Das Haus von „C&A“ wird von vielen als Fremdkörper aus dem fernen Holland empfunden, das sich ungewollt ins Münchner Geschäftsleben gedrängt hat. „Brenninkmeyer C und A brauch ma net, war z’erscht net da!“ schallt es an diesem sowie den folgenden Samstagen durch die Straßen der Münchner Innenstadt.

Viele dringen in den Laden ein, blockieren die Rolltreppe, verbarrikadieren den Eingang, zerstören die Einrichtung. Vor allem die Gewerkschaftsjugend ist frustriert, zeichnet sich doch immer deutlicher ab, dass der Einfluss der Arbeitnehmer schwächer ist als nach 1945 erhofft.

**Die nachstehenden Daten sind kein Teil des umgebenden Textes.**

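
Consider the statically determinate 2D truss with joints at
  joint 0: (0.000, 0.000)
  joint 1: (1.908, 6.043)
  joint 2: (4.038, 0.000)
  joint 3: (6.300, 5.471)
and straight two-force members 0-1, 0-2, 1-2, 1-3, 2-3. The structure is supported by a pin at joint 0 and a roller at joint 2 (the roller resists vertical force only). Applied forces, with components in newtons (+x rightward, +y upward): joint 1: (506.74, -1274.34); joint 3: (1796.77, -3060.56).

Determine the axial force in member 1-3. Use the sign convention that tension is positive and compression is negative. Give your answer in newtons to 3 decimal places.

N=4 nodes, M=5 members, R=3 reactions → 2N=8, M+R=8
member 0 (0-1): L=6.3371, (cx,cy)=(0.3011,0.9536)
member 1 (0-2): L=4.0380, (cx,cy)=(1.0000,0.0000)
member 2 (1-2): L=6.4074, (cx,cy)=(0.3324,-0.9431)
member 3 (1-3): L=4.4291, (cx,cy)=(0.9916,-0.1291)
member 4 (2-3): L=5.9202, (cx,cy)=(0.3821,0.9241)
solve A·x = −loads:
  F[0-1] = +4441.0980 N (tension)
  F[0-2] = +966.3573 N (tension)
  F[1-2] = -6242.8257 N (compression)
  F[1-3] = +2930.2433 N (tension)
  F[2-3] = -2902.3367 N (compression)
  Rx@0 = -2303.5100 N
  Ry@0 = -4235.0176 N
  Ry@2 = +8569.9176 N

2930.243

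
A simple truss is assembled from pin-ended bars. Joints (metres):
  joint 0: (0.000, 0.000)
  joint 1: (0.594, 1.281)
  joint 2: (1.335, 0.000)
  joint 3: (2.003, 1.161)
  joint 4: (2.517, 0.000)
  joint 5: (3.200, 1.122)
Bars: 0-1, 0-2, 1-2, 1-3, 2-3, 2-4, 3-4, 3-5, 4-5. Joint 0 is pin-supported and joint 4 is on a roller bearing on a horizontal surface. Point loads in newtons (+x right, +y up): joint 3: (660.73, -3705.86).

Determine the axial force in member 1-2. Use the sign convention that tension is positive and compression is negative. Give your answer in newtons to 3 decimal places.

N=6 nodes, M=9 members, R=3 reactions → 2N=12, M+R=12
member 0 (0-1): L=1.4120, (cx,cy)=(0.4207,0.9072)
member 1 (0-2): L=1.3350, (cx,cy)=(1.0000,0.0000)
member 2 (1-2): L=1.4799, (cx,cy)=(0.5007,-0.8656)
member 3 (1-3): L=1.4141, (cx,cy)=(0.9964,-0.0849)
member 4 (2-3): L=1.3395, (cx,cy)=(0.4987,0.8668)
member 5 (2-4): L=1.1820, (cx,cy)=(1.0000,0.0000)
member 6 (3-4): L=1.2697, (cx,cy)=(0.4048,-0.9144)
member 7 (3-5): L=1.1976, (cx,cy)=(0.9995,-0.0326)
member 8 (4-5): L=1.3135, (cx,cy)=(0.5200,0.8542)
solve A·x = −loads:
  F[0-1] = -498.2389 N (compression)
  F[0-2] = +870.3263 N (tension)
  F[1-2] = +570.9328 N (tension)
  F[1-3] = -497.2655 N (compression)
  F[2-3] = -570.1701 N (compression)
  F[2-4] = +1440.5511 N (tension)
  F[3-4] = -3558.4743 N (compression)
  F[3-5] = +0.0000 N (tension)
  F[4-5] = -0.0000 N (compression)
  Rx@0 = -660.7300 N
  Ry@0 = +452.0081 N
  Ry@4 = +3253.8519 N

570.933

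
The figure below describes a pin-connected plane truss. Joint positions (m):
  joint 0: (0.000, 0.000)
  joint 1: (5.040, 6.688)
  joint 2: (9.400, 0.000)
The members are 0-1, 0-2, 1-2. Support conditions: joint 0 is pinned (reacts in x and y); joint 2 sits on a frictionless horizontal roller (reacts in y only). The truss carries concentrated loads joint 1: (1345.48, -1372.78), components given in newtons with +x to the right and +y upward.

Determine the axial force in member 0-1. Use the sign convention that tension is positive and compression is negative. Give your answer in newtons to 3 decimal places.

N=3 nodes, M=3 members, R=3 reactions → 2N=6, M+R=6
member 0 (0-1): L=8.3744, (cx,cy)=(0.6018,0.7986)
member 1 (0-2): L=9.4000, (cx,cy)=(1.0000,0.0000)
member 2 (1-2): L=7.9837, (cx,cy)=(0.5461,-0.8377)
solve A·x = −loads:
  F[0-1] = +401.3893 N (tension)
  F[0-2] = +1103.9108 N (tension)
  F[1-2] = -2021.3892 N (compression)
  Rx@0 = -1345.4800 N
  Ry@0 = -320.5585 N
  Ry@2 = +1693.3385 N

401.389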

Der Stachus gleicht an diesem Tag einem Bürgerkriegsszenario (Bild: Berthold Fischer, Archiv der Münchner Arbeiterbewegung).

Die Münchner Ereignisse trugen letztendlich wesentlich dazu bei, dass sich 1956 im Bundestag eine Mehrheit für ein restriktives Ladenschlussgesetz fand.

Heute sind diese hitzigen Auseinandersetzungen vergessen, 1996/2003 wurden die Ladenöffnungszeiten bis 20 Uhr verlängert – diesmal ganz ohne begleitende Krawalle. 30 Autoren aus Wissenschaft und Politik widmen sich in „Auf den Barrikaden“ den Protesten in München seit 1945, ihren vielfältigen Motiven und Erscheinungsformen.